Another lovely piece of writing, your work is always the highlight of a visit to this website. Thanks, Molly. I’m about to move for the first time in 17 years and am actually looking forward to handling all of my books again as well as deciding how to arrange them in my new (old) home. It will be like spending time with the best company imaginable.
These days I do about 95% of my reading on Kindle. Which does not, of course, prevent me from buying physical books, adding them to my LibraryThing catalog, and occasionally having to go back and interfile all of the new acquisitions. (I keep everything shelved by author’s last name (with specific exceptions), just so that I can actually _find_ anything.)
EDIT: And I keep nonfiction separate from fiction, and cookbooks get their own shelves.
For various reasons, another person helped me sort/shelve my books this year.

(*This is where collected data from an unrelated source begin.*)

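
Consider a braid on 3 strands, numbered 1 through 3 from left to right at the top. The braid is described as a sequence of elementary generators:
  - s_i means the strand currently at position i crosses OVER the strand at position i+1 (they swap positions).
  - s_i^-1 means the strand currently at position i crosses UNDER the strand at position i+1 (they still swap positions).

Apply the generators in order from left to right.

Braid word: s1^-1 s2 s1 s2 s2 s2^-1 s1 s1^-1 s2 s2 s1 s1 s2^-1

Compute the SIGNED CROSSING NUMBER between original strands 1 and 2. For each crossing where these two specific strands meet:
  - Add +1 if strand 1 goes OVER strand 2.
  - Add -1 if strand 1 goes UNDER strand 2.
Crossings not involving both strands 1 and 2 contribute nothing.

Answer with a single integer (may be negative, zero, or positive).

Gen 1: 1 under 2. Both 1&2? yes. Contrib: -1. Sum: -1
Gen 2: crossing 1x3. Both 1&2? no. Sum: -1
Gen 3: crossing 2x3. Both 1&2? no. Sum: -1
Gen 4: 2 over 1. Both 1&2? yes. Contrib: -1. Sum: -2
Gen 5: 1 over 2. Both 1&2? yes. Contrib: +1. Sum: -1
Gen 6: 2 under 1. Both 1&2? yes. Contrib: +1. Sum: 0
Gen 7: crossing 3x1. Both 1&2? no. Sum: 0
Gen 8: crossing 1x3. Both 1&2? no. Sum: 0
Gen 9: 1 over 2. Both 1&2? yes. Contrib: +1. Sum: 1
Gen 10: 2 over 1. Both 1&2? yes. Contrib: -1. Sum: 0
Gen 11: crossing 3x1. Both 1&2? no. Sum: 0
Gen 12: crossing 1x3. Both 1&2? no. Sum: 0
Gen 13: 1 under 2. Both 1&2? yes. Contrib: -1. Sum: -1

Answer: -1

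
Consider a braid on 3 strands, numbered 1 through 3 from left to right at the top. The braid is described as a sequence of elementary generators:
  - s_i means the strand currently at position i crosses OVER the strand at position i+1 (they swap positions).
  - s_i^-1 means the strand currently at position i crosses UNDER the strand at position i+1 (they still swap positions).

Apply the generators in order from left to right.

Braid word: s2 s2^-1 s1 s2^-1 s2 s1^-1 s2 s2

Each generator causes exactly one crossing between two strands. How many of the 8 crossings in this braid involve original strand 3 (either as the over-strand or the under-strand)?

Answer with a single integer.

Answer: 6

Derivation:
Gen 1: crossing 2x3. Involves strand 3? yes. Count so far: 1
Gen 2: crossing 3x2. Involves strand 3? yes. Count so far: 2
Gen 3: crossing 1x2. Involves strand 3? no. Count so far: 2
Gen 4: crossing 1x3. Involves strand 3? yes. Count so far: 3
Gen 5: crossing 3x1. Involves strand 3? yes. Count so far: 4
Gen 6: crossing 2x1. Involves strand 3? no. Count so far: 4
Gen 7: crossing 2x3. Involves strand 3? yes. Count so far: 5
Gen 8: crossing 3x2. Involves strand 3? yes. Count so far: 6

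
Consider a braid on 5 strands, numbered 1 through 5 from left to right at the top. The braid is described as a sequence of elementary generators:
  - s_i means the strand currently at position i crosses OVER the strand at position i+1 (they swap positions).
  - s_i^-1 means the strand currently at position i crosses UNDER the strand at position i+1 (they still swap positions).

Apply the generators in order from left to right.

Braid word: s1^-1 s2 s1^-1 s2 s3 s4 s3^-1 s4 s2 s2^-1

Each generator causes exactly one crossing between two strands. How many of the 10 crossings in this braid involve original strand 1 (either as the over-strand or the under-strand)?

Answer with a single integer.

Answer: 5

Derivation:
Gen 1: crossing 1x2. Involves strand 1? yes. Count so far: 1
Gen 2: crossing 1x3. Involves strand 1? yes. Count so far: 2
Gen 3: crossing 2x3. Involves strand 1? no. Count so far: 2
Gen 4: crossing 2x1. Involves strand 1? yes. Count so far: 3
Gen 5: crossing 2x4. Involves strand 1? no. Count so far: 3
Gen 6: crossing 2x5. Involves strand 1? no. Count so far: 3
Gen 7: crossing 4x5. Involves strand 1? no. Count so far: 3
Gen 8: crossing 4x2. Involves strand 1? no. Count so far: 3
Gen 9: crossing 1x5. Involves strand 1? yes. Count so far: 4
Gen 10: crossing 5x1. Involves strand 1? yes. Count so far: 5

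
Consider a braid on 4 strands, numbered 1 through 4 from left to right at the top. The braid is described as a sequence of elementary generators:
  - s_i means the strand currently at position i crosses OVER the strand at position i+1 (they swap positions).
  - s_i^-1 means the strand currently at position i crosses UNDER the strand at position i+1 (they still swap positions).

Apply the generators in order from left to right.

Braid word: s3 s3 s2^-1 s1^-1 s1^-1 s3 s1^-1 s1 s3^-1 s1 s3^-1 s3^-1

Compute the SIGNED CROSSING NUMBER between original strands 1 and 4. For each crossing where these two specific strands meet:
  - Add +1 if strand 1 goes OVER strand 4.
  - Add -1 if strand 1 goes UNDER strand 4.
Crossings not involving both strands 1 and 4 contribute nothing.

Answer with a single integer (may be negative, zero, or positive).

Gen 1: crossing 3x4. Both 1&4? no. Sum: 0
Gen 2: crossing 4x3. Both 1&4? no. Sum: 0
Gen 3: crossing 2x3. Both 1&4? no. Sum: 0
Gen 4: crossing 1x3. Both 1&4? no. Sum: 0
Gen 5: crossing 3x1. Both 1&4? no. Sum: 0
Gen 6: crossing 2x4. Both 1&4? no. Sum: 0
Gen 7: crossing 1x3. Both 1&4? no. Sum: 0
Gen 8: crossing 3x1. Both 1&4? no. Sum: 0
Gen 9: crossing 4x2. Both 1&4? no. Sum: 0
Gen 10: crossing 1x3. Both 1&4? no. Sum: 0
Gen 11: crossing 2x4. Both 1&4? no. Sum: 0
Gen 12: crossing 4x2. Both 1&4? no. Sum: 0

Answer: 0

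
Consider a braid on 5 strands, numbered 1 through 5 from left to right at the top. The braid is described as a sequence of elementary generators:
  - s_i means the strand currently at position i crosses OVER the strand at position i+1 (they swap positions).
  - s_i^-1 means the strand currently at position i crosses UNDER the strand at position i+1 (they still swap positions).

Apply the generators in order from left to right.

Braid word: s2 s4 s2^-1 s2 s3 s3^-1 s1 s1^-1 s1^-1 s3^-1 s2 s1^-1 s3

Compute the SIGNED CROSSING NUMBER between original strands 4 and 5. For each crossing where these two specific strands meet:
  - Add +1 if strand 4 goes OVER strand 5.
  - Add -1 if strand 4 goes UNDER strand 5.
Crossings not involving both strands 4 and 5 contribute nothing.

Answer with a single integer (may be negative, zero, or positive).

Gen 1: crossing 2x3. Both 4&5? no. Sum: 0
Gen 2: 4 over 5. Both 4&5? yes. Contrib: +1. Sum: 1
Gen 3: crossing 3x2. Both 4&5? no. Sum: 1
Gen 4: crossing 2x3. Both 4&5? no. Sum: 1
Gen 5: crossing 2x5. Both 4&5? no. Sum: 1
Gen 6: crossing 5x2. Both 4&5? no. Sum: 1
Gen 7: crossing 1x3. Both 4&5? no. Sum: 1
Gen 8: crossing 3x1. Both 4&5? no. Sum: 1
Gen 9: crossing 1x3. Both 4&5? no. Sum: 1
Gen 10: crossing 2x5. Both 4&5? no. Sum: 1
Gen 11: crossing 1x5. Both 4&5? no. Sum: 1
Gen 12: crossing 3x5. Both 4&5? no. Sum: 1
Gen 13: crossing 1x2. Both 4&5? no. Sum: 1

Answer: 1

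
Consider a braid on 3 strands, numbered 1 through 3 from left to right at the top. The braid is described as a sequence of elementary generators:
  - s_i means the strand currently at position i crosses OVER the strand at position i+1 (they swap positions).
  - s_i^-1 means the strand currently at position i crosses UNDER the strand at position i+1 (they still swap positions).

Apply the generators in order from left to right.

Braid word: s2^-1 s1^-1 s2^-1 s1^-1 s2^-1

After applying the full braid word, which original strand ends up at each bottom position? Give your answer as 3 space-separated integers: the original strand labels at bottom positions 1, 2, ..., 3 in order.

Answer: 2 1 3

Derivation:
Gen 1 (s2^-1): strand 2 crosses under strand 3. Perm now: [1 3 2]
Gen 2 (s1^-1): strand 1 crosses under strand 3. Perm now: [3 1 2]
Gen 3 (s2^-1): strand 1 crosses under strand 2. Perm now: [3 2 1]
Gen 4 (s1^-1): strand 3 crosses under strand 2. Perm now: [2 3 1]
Gen 5 (s2^-1): strand 3 crosses under strand 1. Perm now: [2 1 3]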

It was very helpful because it actually happened (@2, I also live this way!) but I do occasionally run across situations like Little Lord Fauntleroy (shelved as it should be this time around in the Historic Fiction section) next to Curse of the Spellmans (a clear tenant of the Mystery section, esp. since that’s where other books in the series are) next to Brain on Fire (nonfiction memoir). Or The Lovely Bones in the midst of my P.G. Wodehouses. It’s a little jarring, but there is something nicely cross pollinating about it. Sometimes I move them, sometimes I don’t.
So beautifully put… captured it all and normalized my guilty pleasure of book rearranging..thank you for this gift of guilt removal!!!
I used the social distancing period to sort out the entire collection. The to-be-read pile has a dedicated bookcase (now overflowing into the hall) with the dystopian fiction I just can’t face at the moment kept separate. Speculative fiction, defined fairly broadly, was separated from the rest and placed in alphabetical order (with some tweaks for anthologies and collections). Non-fiction, which was a mess, was Deweyed (even my librarian girlfriend, with a bigger collection than mine, although she has been collecting for longer, often with a bigger budget, noted that not even she knows anyone else who has Deweyed their private collection), and everything labelled accordingly which, even with the help of the British Library Catalogue, took longer than expected.
In retrospect, I think I should have used LoC. Dewey has too many limitations especially, at least for my purposes, in natural history, although I think if I were more interested in religions there would have been even more grumbling.
I now have a fair idea what’s on the shelves and where. I don’t think I will need to do this job again for a while, thankfully.
@8 Russell H: If that was the way you organized your bookshelf, I highly recommend Jasper Fforde’s Thursday Next series, if you haven’t already read it.